According to Randy Jackson, season 11 of American Idol is a “new beginning,” which is the sort of thing you say when the old ending saw you face down amid a pile of broken glass, plaster and somehow-congealed wine. It’s not a great metaphor, you know? It’s like if the State of the Union speech replaced the section about how the state of our union is strong with a long glance sideways, a swallowed sigh and a shrug leading into “well, can’t be worse than last year, right?”

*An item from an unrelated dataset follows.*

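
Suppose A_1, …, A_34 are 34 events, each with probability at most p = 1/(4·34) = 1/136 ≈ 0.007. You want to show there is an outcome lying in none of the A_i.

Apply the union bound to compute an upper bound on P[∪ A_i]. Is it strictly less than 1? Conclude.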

It’s fun and occasionally useful to speculate on the ongoing dance of death that is Idol‘s season 11 ratings. Maybe talent’s like seafood, and the show can’t farm 16-year-old Idol fanatics at a rate fast enough to supplant the wild, organic sort nearing extinction. Maybe the likes of YouTube and Reverb Nation provide an even steadier stream of phenomenal-enough singers and purposeful doofuses that Idol‘s protracted audition process is just a lot of needless sunk time. (Word from Dave Holmes at Vulture: even the guy who wrote a book on Idol is sitting out the audition rounds this year. The book!) But if you give more credence to inside reports, auditioner Phong Vu had it: Idol feels the pain, and it wants to channel it back to us. Reading Idol recaps this season is like reading Lovecraft, or maybe House of Leaves: a journey that can only lead to madness, to endless keyboard salad and curse words and Steven Tyler Stockholm Syndrome, from which one cannot return.
That was really dark! Um. There were actually a lot of great singers this episode, at least until Randy Jackson and Steven Tyler consigned them to the sorry place Idol consigns awesome female belters? Somebody sang Pistol Annies? Oh, let’s just get to it.